Modelled on a watch made for Second World War British special forces, the Heritage Military COSD replica watch sticks to the formula that has made Longines’ vintage remakes a success.
Longines has a pretty good track record with its historical remakes, particularly those modelled on vintage military or sports watches. The latest addition to the Longines Heritage replica watch line is the Military COSD, a compact watch that’s inspired by a distinctive timepiece made for the British commandos during the Second World War.
The original COSD wristwatch was made for the Combined Operations Supply Depot, and not the “Company Ordnance Supply Depot” as it has been mistaken for. COSD was the outfit that supplied materiel to the Combined Operations Headquarters, set up by the British War Office during the Second World War to strike German military installations in Occupied Europe with lightning amphibious raids. Notably, the second commander of Combined Operations was Lord Louis Mountbatten, famous for being the last Viceroy of India.

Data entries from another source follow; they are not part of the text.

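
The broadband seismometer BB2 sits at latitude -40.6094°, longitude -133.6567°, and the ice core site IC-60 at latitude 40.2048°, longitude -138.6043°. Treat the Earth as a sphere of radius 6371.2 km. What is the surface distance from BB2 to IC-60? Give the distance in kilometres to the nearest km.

9000 km

Δφ = 80.8142°,  Δλ = -4.9476°
a = sin²(Δφ/2) + cos φ₁ cos φ₂ sin²(Δλ/2) = 0.421262
c = 2·arcsin(√a) = 1.412662 rad = 80.9396°
d = R·c = 6371.2 × 1.412662 = 9000.4 km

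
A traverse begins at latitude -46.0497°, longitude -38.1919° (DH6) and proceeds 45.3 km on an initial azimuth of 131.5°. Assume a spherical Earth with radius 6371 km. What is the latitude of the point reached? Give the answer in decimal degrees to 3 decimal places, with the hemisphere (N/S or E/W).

δ = d/R = 45.3/6371 = 0.007110 rad
φ₂ = arcsin(sin φ₁ cos δ + cos φ₁ sin δ cos θ)
   = arcsin(-0.71994·0.99997 + 0.69403·0.00711·-0.66262) = -46.31880°
λ₂ = λ₁ + atan2(sin θ sin δ cos φ₁, cos δ − sin φ₁ sin φ₂) = -37.75011°

46.319°S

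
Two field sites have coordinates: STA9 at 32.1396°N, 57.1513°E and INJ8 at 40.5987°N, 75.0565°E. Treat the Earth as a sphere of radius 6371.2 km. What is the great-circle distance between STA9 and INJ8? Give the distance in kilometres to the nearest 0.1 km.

Δφ = 8.4591°,  Δλ = 17.9052°
a = sin²(Δφ/2) + cos φ₁ cos φ₂ sin²(Δλ/2) = 0.021009
c = 2·arcsin(√a) = 0.290915 rad = 16.6682°
d = R·c = 6371.2 × 0.290915 = 1853.5 km

1853.5 km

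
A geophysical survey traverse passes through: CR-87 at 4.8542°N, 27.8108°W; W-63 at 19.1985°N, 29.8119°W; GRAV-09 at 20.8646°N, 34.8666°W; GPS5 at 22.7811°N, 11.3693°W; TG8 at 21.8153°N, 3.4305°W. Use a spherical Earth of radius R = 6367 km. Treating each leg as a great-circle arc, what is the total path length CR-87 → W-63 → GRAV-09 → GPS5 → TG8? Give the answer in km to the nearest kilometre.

CR-87→W-63: c = 0.252661 rad, d = 1608.69 km
W-63→GRAV-09: c = 0.087830 rad, d = 559.22 km
GRAV-09→GPS5: c = 0.381784 rad, d = 2430.82 km
GPS5→TG8: c = 0.129284 rad, d = 823.15 km
Total = 1608.69 + 559.22 + 2430.82 + 823.15 = 5421.88 km

5422 km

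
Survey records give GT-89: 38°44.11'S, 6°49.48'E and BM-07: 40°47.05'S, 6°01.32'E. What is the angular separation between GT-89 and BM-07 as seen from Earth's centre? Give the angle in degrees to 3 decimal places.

2.140°

GT-89: φ = -38.73517°, λ = +6.82467°
BM-07: φ = -40.78417°, λ = +6.02200°
Δφ = -2.0490°,  Δλ = -0.8027°
a = sin²(Δφ/2) + cos φ₁ cos φ₂ sin²(Δλ/2) = 0.000349
c = 2·arcsin(√a) = 0.037348 rad = 2.1399°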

Like all remakes, the Longines Heritage Military COSD replica watch has been enlarged to suit modern tastes. Measuring 40 mm in diameter, it’s much larger than the 35 mm original, but still smallish by modern standards. And because of the wide bezel, the Longines Heritage Military COSD replica watch seems smaller than it is on the wrist. The steel case is entirely polished, giving it a shiny appearance that’s slightly at odds with the military look. It’s hard to discern what finish was originally applied to the vintage COSD watches, but they likely had a matte finish.
Two dial variants of the Longines Heritage Military COSD replica watch are available, including an off-white with blued steel hands that’s similar to the 1940s original and the more authentic of the pair. The other is black with white hands, giving it a look closer to the typical military watch and one that’s probably most acceptable to someone looking for a military-style watch. Both dials have an identical layout, including the broad arrow logo, used to mark British government property even today. Like nearly all Longines remakes, the COSD has a date window at three o’clock, a modern convenience that is completely incongruous with the historical look but inevitable.